The recent revelations about Donald Trump's attempt to bribe the President of Ukraine, in order to get political dirt on Joe Biden, once again raises the specter of Trump's impeachment. What's involved?
On Tuesday, September 24th, Speaker of the House, Nancy Pelosi, announced the commencement of a formal impeachment inquiry:
"...the Trump administration's actions undermine both the national security and our intelligence and our protections of whistleblowers... For the past several months we have been investigating in our committees and litigating in the courts so the House can gather all the relevant facts and whether to exercise its Article 1 powers, including a constitutional power of the utmost gravity of articles of impeachment.
...this week, the president has admitted to asking the president of Ukraine to take actions which would benefit him politically. The actions of the Trump presidency revealed dishonorable facts of betrayal of his oath of office and betrayal of our national security and betrayal of the integrity of our elections.
Therefore, today I'm announcing the House of Representatives is moving forward with an official impeachment inquiry and directing our six committees to proceed with their investigation under that umbrella of impeachment inquiry."
Pelosi's actions carry political risk. Until this week, the national polling on impeachment has been discouraging. In July Quinnipiac asked, "Do you think that Congress should begin the process to impeach President Trump, which could lead to his removal from office, or don't you think so?" Only 32 percent of respondents said that Congress should begin the impeachment process. Now, the polls indicate positive movement. The September 26, NPR/PBSNewsHour/Marist Poll(https://www.npr.org/2019/09/26/764724904/npr-pbs-newshour-marist-poll-americans-split-on-house-impeachment-inquiry ) indicates that 49 percent of respondents are in favor (46 percent opposed) and Independents are split.

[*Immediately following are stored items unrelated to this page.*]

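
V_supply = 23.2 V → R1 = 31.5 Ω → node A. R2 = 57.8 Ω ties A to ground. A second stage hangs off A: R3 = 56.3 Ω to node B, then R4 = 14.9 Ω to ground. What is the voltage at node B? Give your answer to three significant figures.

V_B ≈ 2.44 V

Node A sees R2 in parallel with the series input of stage 2, R3 + R4 = 71.20 Ω.
R2 ‖ (R3+R4) = 31.90 Ω.
So V_A = 23.2 × 0.5032 = 11.67 V.
Stage 2 is unloaded, so V_B = V_A · R4/(R3+R4) = 11.67 × 14.9/71.20 = 2.443 V.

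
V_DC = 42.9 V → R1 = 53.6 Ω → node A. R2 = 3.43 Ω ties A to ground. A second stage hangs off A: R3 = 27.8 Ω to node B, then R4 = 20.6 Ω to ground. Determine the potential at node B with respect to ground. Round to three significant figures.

Node A sees R2 in parallel with the series input of stage 2, R3 + R4 = 48.40 Ω.
R2 ‖ (R3+R4) = 3.203 Ω.
First divider: V_A = V_DC · 3.203/(53.6 + 3.203) = 2.419 V.
Then the unloaded second divider: V_B = V_A × R4/(R3+R4) = 2.419 × 0.4256 = 1.030 V.

V_B ≈ 1.03 V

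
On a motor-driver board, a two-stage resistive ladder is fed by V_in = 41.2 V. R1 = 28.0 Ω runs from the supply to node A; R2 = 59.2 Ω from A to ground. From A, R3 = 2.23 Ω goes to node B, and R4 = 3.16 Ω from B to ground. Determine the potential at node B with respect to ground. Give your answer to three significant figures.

Node A sees R2 in parallel with the series input of stage 2, R3 + R4 = 5.390 Ω.
Effective lower resistance at A: R2 ‖ 5.390 = 4.940 Ω.
So V_A = 41.2 × 0.1500 = 6.179 V.
V_B = V_A × 0.5863 = 3.623 V.

V_B ≈ 3.62 V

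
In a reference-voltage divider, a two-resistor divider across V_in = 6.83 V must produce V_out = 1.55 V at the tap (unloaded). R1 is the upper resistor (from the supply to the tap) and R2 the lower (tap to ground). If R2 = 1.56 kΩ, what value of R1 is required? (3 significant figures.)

R1 ≈ 5.31 kΩ

The divider ratio is R2/(R1+R2) = 1.55/6.83 = 0.2269.
Rearranging, R1 = R2·(1−k)/k = 1.56 × 3.406 = 5.314 kΩ.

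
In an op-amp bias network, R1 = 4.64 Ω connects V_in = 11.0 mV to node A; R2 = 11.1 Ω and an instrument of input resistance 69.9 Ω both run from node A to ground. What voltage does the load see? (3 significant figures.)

V_out ≈ 7.41 mV

R2 ‖ R_L = (11.1 × 69.9)/(11.1 + 69.9) = 9.579 Ω.
Then V_out = V_in · R2'/(R1 + R2') = 11.0 × 9.579/14.22 = 7.410 mV.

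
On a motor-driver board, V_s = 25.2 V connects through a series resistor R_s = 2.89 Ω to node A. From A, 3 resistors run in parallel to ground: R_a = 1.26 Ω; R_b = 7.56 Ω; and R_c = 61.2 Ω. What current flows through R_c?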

It will be a slog to get impeachment to happen. But it's not impossible. Here's what's necessary:
1.The Impeachment process has to move rapidly. American don't have the patience to stay with an impeachment process that drags on and on. (That was one of the problems with the Mueller investigation and the arduous release of the Mueller report.)

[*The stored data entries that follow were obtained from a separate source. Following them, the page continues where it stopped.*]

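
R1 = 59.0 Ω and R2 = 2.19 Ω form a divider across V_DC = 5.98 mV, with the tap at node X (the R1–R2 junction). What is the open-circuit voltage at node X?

With X open, the divider is unloaded: V_th = 5.98 × 2.19/61.19 = 0.2140 mV.

V_th ≈ 0.214 mV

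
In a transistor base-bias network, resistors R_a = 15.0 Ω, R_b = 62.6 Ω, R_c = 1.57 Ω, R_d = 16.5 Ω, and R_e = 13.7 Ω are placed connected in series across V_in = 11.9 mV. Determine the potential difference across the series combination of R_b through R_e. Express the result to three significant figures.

ΣR = 15.0 + 62.6 + 1.57 + 16.5 + 13.7 = 109.4 Ω.
R_{R_b..R_e} = 62.6 + 1.57 + 16.5 + 13.7 = 94.37 Ω.
Voltage divider: V = V_in · (94.37 / 109.4) = 11.9 × 0.8629 = 10.27 mV.

V ≈ 10.3 mV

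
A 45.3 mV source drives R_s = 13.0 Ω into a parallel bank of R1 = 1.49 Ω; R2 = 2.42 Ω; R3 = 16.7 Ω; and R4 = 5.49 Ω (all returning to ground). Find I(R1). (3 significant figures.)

Equivalent of the parallel group: R_p = 0.7539 Ω.
V_A by voltage divider: V_A = 45.3 × 0.7539/(13.0 + 0.7539) = 2.483 mV.
I(R1) = V_A / R1 = 2.483/1.49 = 1.667 mA.

I ≈ 1.67 mA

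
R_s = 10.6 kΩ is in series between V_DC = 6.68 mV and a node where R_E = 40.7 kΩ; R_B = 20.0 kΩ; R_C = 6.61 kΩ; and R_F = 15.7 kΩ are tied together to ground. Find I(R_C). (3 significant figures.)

I ≈ 0.248 µA

Equivalent of the parallel group: R_p = 3.454 kΩ.
Node voltage V_A = V_DC · R_p/(R_s + R_p) = 6.68 × 0.2457 = 1.642 mV.
Branch current I = V_A/R_C = 1.642/6.61 = 0.2483 µA.
(Check via current divider: I_total = 0.4753 µA; share G_k/ΣG = 0.5225 → same result.)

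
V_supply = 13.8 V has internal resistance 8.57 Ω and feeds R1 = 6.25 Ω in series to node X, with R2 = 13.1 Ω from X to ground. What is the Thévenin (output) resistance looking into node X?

R_th ≈ 6.95 Ω

R1' = 8.57 + 6.25 = 14.82 Ω (source resistance + R1).
With V_supply suppressed (replaced by a short), R_th = R1' ‖ R2 = (14.82 × 13.1)/(14.82 + 13.1) = 6.954 Ω.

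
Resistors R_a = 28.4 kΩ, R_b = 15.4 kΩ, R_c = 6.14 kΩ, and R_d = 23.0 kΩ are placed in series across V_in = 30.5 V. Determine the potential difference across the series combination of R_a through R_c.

V ≈ 20.9 V

Series total: ΣR = 28.4 + 15.4 + 6.14 + 23.0 = 72.94 kΩ.
R_{R_a..R_c} = 28.4 + 15.4 + 6.14 = 49.94 kΩ.
Voltage divider: V = V_in · (49.94 / 72.94) = 30.5 × 0.6847 = 20.88 V.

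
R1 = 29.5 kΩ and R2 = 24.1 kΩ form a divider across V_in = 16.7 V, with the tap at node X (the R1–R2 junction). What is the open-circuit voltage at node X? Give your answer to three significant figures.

V_th ≈ 7.51 V

V_th is the unloaded tap voltage: V_in · R2/(R1+R2) = 16.7 × 0.4496 = 7.509 V.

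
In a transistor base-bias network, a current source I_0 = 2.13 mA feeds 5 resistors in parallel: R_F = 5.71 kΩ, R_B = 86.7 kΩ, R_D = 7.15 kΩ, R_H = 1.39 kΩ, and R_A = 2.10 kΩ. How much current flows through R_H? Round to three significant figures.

ΣG = 1/5.71 + 1/86.7 + 1/7.15 + 1/1.39 + 1/2.10 = 1.522.
Current divider: I(R_H) = I_0 · G_k/ΣG = 2.13 × (0.7194/1.522) = 2.13 × 0.4726 = 1.007 mA.

I ≈ 1.01 mA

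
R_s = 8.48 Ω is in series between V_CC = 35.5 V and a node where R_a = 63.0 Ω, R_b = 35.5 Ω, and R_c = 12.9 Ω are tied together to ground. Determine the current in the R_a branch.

I ≈ 0.277 A

Parallel bank: R_p = 1/(1/63.0 + 1/35.5 + 1/12.9) = 8.226 Ω.
V_A = 35.5 × 8.226/16.71 = 17.48 V.
Branch current I = V_A/R_a = 17.48/63.0 = 0.2775 A.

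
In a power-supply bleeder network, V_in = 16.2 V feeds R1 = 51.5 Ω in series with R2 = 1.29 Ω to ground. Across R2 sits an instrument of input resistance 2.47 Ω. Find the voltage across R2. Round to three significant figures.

First combine the lower leg with the load: R2 ‖ R_L = 0.8474 Ω.
Then V_out = V_in · R2'/(R1 + R2') = 16.2 × 0.8474/52.35 = 0.2623 V.

V_out ≈ 0.262 V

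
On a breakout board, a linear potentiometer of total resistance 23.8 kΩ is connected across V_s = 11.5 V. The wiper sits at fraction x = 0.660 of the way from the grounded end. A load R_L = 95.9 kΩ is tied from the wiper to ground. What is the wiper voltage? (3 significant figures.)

The pot divides into 8.092 kΩ above the wiper and 15.71 kΩ below.
Lower segment in parallel with the load: 15.71 ‖ 95.9 = 13.50 kΩ.
Then V_out = V_s · 13.50/(8.092 + 13.50) = 7.190 V.
(Unloaded: V_out = x·V_s = 7.59 V.)

V_out ≈ 7.19 V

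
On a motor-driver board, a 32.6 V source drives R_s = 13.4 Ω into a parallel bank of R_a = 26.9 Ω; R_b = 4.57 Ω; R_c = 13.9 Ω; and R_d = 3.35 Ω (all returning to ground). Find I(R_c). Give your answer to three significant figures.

I ≈ 0.250 A

Equivalent of the parallel group: R_p = 1.596 Ω.
V_A = 32.6 × 1.596/15.00 = 3.470 V.
Branch current I = V_A/R_c = 3.470/13.9 = 0.2497 A.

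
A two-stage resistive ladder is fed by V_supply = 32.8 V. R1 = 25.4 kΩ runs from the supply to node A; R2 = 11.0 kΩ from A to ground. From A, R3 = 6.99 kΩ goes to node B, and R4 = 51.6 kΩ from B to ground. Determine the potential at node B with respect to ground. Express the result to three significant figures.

V_B ≈ 7.72 V

The second stage (R3 + R4 = 58.59 kΩ) loads node A in parallel with R2.
R2 ‖ (R3+R4) = 9.261 kΩ.
So V_A = 32.8 × 0.2672 = 8.764 V.
Then the unloaded second divider: V_B = V_A × R4/(R3+R4) = 8.764 × 0.8807 = 7.718 V.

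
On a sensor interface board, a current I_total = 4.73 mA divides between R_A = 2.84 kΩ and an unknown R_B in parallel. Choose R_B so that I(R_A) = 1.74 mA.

R_B ≈ 1.65 kΩ

The fraction through R_A equals R_B/(R_A+R_B).
1.74/4.73 = R_B/(R_A + R_B) → R_B = R_A · (0.3679)/(1 − 0.3679) = 2.84 × 0.5819 = 1.653 kΩ.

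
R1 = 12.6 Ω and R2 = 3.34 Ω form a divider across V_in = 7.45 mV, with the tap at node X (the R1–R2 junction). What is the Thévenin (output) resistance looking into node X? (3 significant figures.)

R_th ≈ 2.64 Ω

Looking into X with the source shorted: R_th = R1·R2/(R1+R2) = 12.60 × 3.34/15.94 = 2.640 Ω.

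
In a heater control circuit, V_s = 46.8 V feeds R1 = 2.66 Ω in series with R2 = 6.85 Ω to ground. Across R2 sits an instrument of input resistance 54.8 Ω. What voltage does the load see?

V_out ≈ 32.6 V

The load sits in parallel with R2, giving an effective lower resistance R2' = R2·R_L/(R2+R_L) = 6.089 Ω.
Then V_out = V_s · R2'/(R1 + R2') = 46.8 × 6.089/8.749 = 32.57 V.
(Unloaded it would be 33.7 V; the load pulls it down.)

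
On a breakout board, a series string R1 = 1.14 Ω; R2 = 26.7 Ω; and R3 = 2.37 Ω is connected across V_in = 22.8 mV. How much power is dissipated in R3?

P ≈ 1.35 µW

ΣR = 30.21 Ω → I = 22.8/30.21 = 0.7547 mA.
P = I²R = 0.5696 × 2.37 = 1.350 µW.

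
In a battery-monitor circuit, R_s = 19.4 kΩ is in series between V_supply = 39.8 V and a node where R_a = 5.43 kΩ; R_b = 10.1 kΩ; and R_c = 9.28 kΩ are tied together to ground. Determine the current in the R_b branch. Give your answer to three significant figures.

Combine the parallel branches: R_p = (1/5.43 + 1/10.1 + 1/9.28)⁻¹ = 2.558 kΩ.
V_A by voltage divider: V_A = 39.8 × 2.558/(19.4 + 2.558) = 4.637 V.
I(R_b) = V_A / R_b = 4.637/10.1 = 0.4591 mA.

I ≈ 0.459 mA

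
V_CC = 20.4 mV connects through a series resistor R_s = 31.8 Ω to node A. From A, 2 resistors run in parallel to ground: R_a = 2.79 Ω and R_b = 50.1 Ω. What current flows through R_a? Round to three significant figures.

I ≈ 0.561 mA

Combine the parallel branches: R_p = (1/2.79 + 1/50.1)⁻¹ = 2.643 Ω.
V_A by voltage divider: V_A = 20.4 × 2.643/(31.8 + 2.643) = 1.565 mV.
Branch current I = V_A/R_a = 1.565/2.79 = 0.5610 mA.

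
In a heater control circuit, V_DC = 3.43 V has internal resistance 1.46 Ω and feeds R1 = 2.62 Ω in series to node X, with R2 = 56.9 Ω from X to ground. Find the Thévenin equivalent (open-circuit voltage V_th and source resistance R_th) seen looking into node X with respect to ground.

R1' = 1.46 + 2.62 = 4.080 Ω (source resistance + R1).
With X open, the divider is unloaded: V_th = 3.43 × 56.9/60.98 = 3.201 V.
With V_DC suppressed (replaced by a short), R_th = R1' ‖ R2 = (4.080 × 56.9)/(4.080 + 56.9) = 3.807 Ω.

V_th ≈ 3.20 V, R_th ≈ 3.81 Ω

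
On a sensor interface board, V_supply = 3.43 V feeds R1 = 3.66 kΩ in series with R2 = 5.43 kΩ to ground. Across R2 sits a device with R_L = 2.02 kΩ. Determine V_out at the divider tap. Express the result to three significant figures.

The load sits in parallel with R2, giving an effective lower resistance R2' = R2·R_L/(R2+R_L) = 1.472 kΩ.
Voltage divider with the loaded lower leg: V_out = 3.43 × 1.472/(3.66 + 1.472) = 3.43 × 0.2869 = 0.9840 V.
(Unloaded it would be 2.05 V; the load pulls it down.)

V_out ≈ 0.984 V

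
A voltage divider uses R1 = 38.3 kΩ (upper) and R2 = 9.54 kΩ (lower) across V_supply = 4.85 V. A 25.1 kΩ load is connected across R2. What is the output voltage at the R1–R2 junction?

V_out ≈ 0.742 V

R2 ‖ R_L = (9.54 × 25.1)/(9.54 + 25.1) = 6.913 kΩ.
Voltage divider with the loaded lower leg: V_out = 4.85 × 6.913/(38.3 + 6.913) = 4.85 × 0.1529 = 0.7415 V.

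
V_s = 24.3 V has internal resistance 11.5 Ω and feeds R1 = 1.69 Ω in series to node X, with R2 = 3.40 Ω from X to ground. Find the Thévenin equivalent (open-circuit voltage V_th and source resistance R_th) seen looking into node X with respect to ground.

V_th ≈ 4.98 V, R_th ≈ 2.70 Ω

R1' = 11.5 + 1.69 = 13.19 Ω (source resistance + R1).
With X open, the divider is unloaded: V_th = 24.3 × 3.40/16.59 = 4.980 V.
Looking into X with the source shorted: R_th = R1'·R2/(R1'+R2) = 13.19 × 3.40/16.59 = 2.703 Ω.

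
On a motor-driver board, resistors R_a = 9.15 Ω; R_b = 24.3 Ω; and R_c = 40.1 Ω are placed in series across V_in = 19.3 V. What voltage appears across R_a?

V ≈ 2.40 V

ΣR = 9.15 + 24.3 + 40.1 = 73.55 Ω.
By the voltage-divider rule, V = 19.3 × 9.150/73.55 = 2.401 V.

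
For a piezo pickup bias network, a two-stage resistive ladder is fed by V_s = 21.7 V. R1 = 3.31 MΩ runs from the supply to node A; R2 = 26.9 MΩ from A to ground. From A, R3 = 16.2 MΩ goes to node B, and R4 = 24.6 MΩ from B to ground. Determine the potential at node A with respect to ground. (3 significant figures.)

The second stage (R3 + R4 = 40.80 MΩ) loads node A in parallel with R2.
Effective lower resistance at A: R2 ‖ 40.80 = 16.21 MΩ.
V_A = 21.7 × 16.21/(3.31 + 16.21) = 18.02 V.

V_A ≈ 18.0 V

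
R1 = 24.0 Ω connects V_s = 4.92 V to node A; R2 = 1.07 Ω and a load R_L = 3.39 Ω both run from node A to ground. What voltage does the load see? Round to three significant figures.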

One of the inherent problems is that Trump is a master at distraction. He's likely to do something bizarre -- invade Greenland -- in order to move public attention off impeachment.
Speaker Pelosi indicated that she plans to get the House to vote on impeachment this year. That feels like the correct timeline.
2. The impeachment process must be focussed. If the process is going to move rapidly and keep public attention, then it has to be focussed. Pelosi is mindful of this; on September 26th, she indicated that the impeachment inquiry will focus on the whistleblower complaint about Trump's interaction with Ukraine. (Many observers have noted that the complaint is very detailed (https://www.washingtonpost.com/politics/2019/09/26/key-takeaways-allegations-trump-whistleblower-complaint/).)
That doesn't mean that the six House committees that are investigating Trump's improprieties should stop work. What it does suggest is that all their findings should be funneled first through the Intelligence committee -- chaired by Adam Schiff -- which will do the bulk of the work on the whistleblower complaint, and then through the Judiciary committee -- chaired by Jerry Nadler -- which will present the impeachment motion for a vote by the House. (That is, over the next couple of months, any relevant committee findings have to be funneled to Intelligence and Judiciary.)
3. The process has to sway independents. We know that Trump is a polarizing figure. With regard to impeachment, typically 90 percent of Republicans don't want Trump impeached; around the same percentage of Democrats want him impeached. So the critical voters are independents. The impeachment inquiry has to be conducted in such a way that it moves the opinion of independents. The inquiry has to be quick, focussed, and evenhanded.
4. The evidence has to be overwhelming. In order to be seen as evenhanded the impeachment inquiry has to present overwhelming evidence of the Presidents's culpability -- there has to be "a smoking gun." There seems to be, in the whistleblower complaint, three very clear examples of the President's wrongdoing:
a. Trump pressured Ukrainian President Volodymyr Zelensky, and the Ukrainian government, to investigate Joe Biden.
b. There was a conspiracy. Trump involved Vice President Pence, Secretary of State Pompeo, Attorney General Barr, and other Administration officials in his attempt to get The Ukrainians to investigate Biden.